The email was intriguing. A long lost cousin from Johannesburg, of whom I had never heard before, was making contract with family around the world. She sent pictures and gave names and ages and news. Two siblings were still in South Africa. She had moved to Miami. Another brother, Saville had recently arrived in Israel. Those of us living here might have seen his picture plastered on malls or by the side of busy highways – modeling the latest designs of Versace, sporting Fix underwear or Prince sun-glasses, or walking the runway for Castro and Lee Cooper. I arranged to meet him on the beach for lunch.
"What are you wearing?" I asked, as we made cell-phone contact on the way.
"A white T-shirt, Diesel jeans and a Dolce & Gabbana belt," said Saville.
A tall, nice-enough looking could-be-a-model type entered the restaurant. I accosted him.
"Show me your belt!" I said. The man looked at me as if I were deranged, "Mah?"
Then Saville walked in, and I realized that the first chap didn't look anything like a model. I opened my mouth to say hello, but two blonde, bikinied young things got in first, materializing out of nowhere. They draped themselves around his neck and hung there for a while, before slinking away onto the sand. "Two of my bartenders," he explained. Apart from modeling, it transpired, Saville also manages the bar a two trendy nightclubs in Tel Aviv. And, oh, he has also won world karate championship titles. Nine times.
The multi-talented twenty-two year old was educated at King David High School in Johannesburg for most of his school life. Soon after finishing school his classic good looks were discovered by Donatella Versace's personal assistant in a Cape Town club. "This man approached me, introduced himself, and asked me to go with him to Milan the next day to model for him. I consulted with my dad and decided to do it."
Saville's father, Malcolm Dorfman, a karate world champion in his own right and chief instructor of Karatenomichi World Federation, South Africa, had been training his son for many years. Shane Dorfman, Saville's brother, is also a karate world champion.

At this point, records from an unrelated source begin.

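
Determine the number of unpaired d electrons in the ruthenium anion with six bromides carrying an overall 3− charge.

Summing ligand charges against the −3 overall charge gives an oxidation state of +3 for ruthenium.
Group 8 minus oxidation state 3 gives a d⁵ configuration.
The spin state decides the count: a 4d ion has a large Δₒ and is invariably low-spin.
An octahedral low-spin d⁵ ion is t₂g⁵e_g⁰, giving 1 unpaired electron.

1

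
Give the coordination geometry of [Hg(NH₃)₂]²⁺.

Ligand charges: ammonia is neutral. With an overall charge of +2 the mercury centre must be in the +2 oxidation state.
Hg sits in group 12, so the d-electron count is 12 − 2 = 10.
With 2 monodentate ligands the coordination number is 2.
A d¹⁰ ion with only two ligands adopts a linear arrangement (sp hybridisation; no CFSE preference).

linear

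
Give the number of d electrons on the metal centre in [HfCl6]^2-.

d0

Each chloride is −1; balancing the −2 overall charge requires Hf(IV).
Hafnium is a group-4 element; Hf(IV) is therefore d⁰.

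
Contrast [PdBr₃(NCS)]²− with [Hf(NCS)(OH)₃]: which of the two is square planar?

For [PdBr₃(NCS)]²−: Summing ligand charges against the −2 overall charge gives an oxidation state of +2 for palladium. Pd sits in group 10, so the d-electron count is 10 − 2 = 8. A 4d d⁸ ion has a large crystal-field splitting; square planar leaves the high-energy d_{x²−y²} orbital empty and maximises CFSE. → square planar.
For [Hf(NCS)(OH)₃]: Summing ligand charges against the 0 overall charge gives an oxidation state of +4 for hafnium. Group 4 minus oxidation state 4 gives a d⁰ configuration. A d⁰ ion has no crystal-field stabilisation preference between square planar and tetrahedral, so four ligands adopt the sterically favoured tetrahedral geometry. → tetrahedral.

[PdBr₃(NCS)]²−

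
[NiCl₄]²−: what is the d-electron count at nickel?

Ligand charges: each chloride is −1. With an overall charge of −2 the nickel centre must be in the +2 oxidation state.
Ni sits in group 10, so the d-electron count is 10 − 2 = 8.

d8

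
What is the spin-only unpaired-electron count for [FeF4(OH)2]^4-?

Each fluoride is −1; each hydroxide is −1; balancing the −4 overall charge requires Fe(II).
Iron is a group-8 element; Fe(II) is therefore d⁶.
The spin state decides the count: Fluoride and hydroxide are weak-field ligands for a first-row metal, so the complex is high-spin.
An octahedral high-spin d⁶ ion is t₂g⁴e_g², giving 4 unpaired electrons.

4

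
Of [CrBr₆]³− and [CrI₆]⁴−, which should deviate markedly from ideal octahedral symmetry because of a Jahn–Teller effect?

[CrBr₆]³−: Summing ligand charges against the −3 overall charge gives an oxidation state of +3 for chromium. Cr sits in group 6, so the d-electron count is 6 − 3 = 3. The d³ configuration leaves the e_g set evenly filled (or empty) — no strong Jahn–Teller driving force.
[CrI₆]⁴−: Ligand charges: each iodide is −1. With an overall charge of −4 the chromium centre must be in the +2 oxidation state. Chromium is a group-6 element; Cr(II) is therefore d⁴. Iodide is a weak-field ligand for a first-row metal, so the complex is high-spin. The t₂g³e_g¹ (high-spin) configuration has an unevenly filled e_g set; the Jahn–Teller theorem predicts a tetragonal distortion (typically axial elongation) to lift the degeneracy.

[CrI₆]⁴−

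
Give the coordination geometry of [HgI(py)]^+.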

In the 2000 KWF competition all three Dorfmans excelled: Saville taking the junior world title, Shane the senior title, and Malcolm becoming the only non-Japanese in the world to attain the rank of 8th Dan. Modeling and fighting don't mix, however, a battered, bruised idol is not the image favored by any high end fashion company. Saville had to sign a commitment not to fight for the duration of his contract. "But that was okay with me," Saville adds. "After training for at least three hours a day since the age of five, I was ready for a break from Karate for a short while."
After a spell of working the catwalk in Milan and New York, Saville returned to South Africa, relaxing for a spell in Cape Town. He then based himself in New York, where his beautiful mother, Janis, joined him so she could live close to her beloved son. Tragically, she died suddenly from cancer at the age of 52, within three months of finding out that she was sick. Saville, who had helped to care for her intensively, needed a time-out from a world where he was mixing with the likes of Paris-Hilton, Lindsey Lohan and other A-list celebrities. He returned to South Africa. But, despite the beauty, the country of his birth now left him feeling empty. "Then I met an Israeli girl, Tal Goren, who is a director of a company in Tel Aviv. Her mom had been the spokesperson for Yizhak Rabin and Shimon Peres," he explains. "She suggested I go on holiday to Israel." He arrived for what he thought would be a short trip. "That was ten months ago," he says. "I just felt at home here immediately, and I've started the process of making aliya."
Saville plans to base himself in Israel, a country which he has come to love, and from where he can fly all over the world to model. He hopes to go back to karate, and, like his father and brother before him, win the gold medal in the next Maccabi games. Dolce & Gabbana belts or black belts… Saville is equally comfortable wearing both.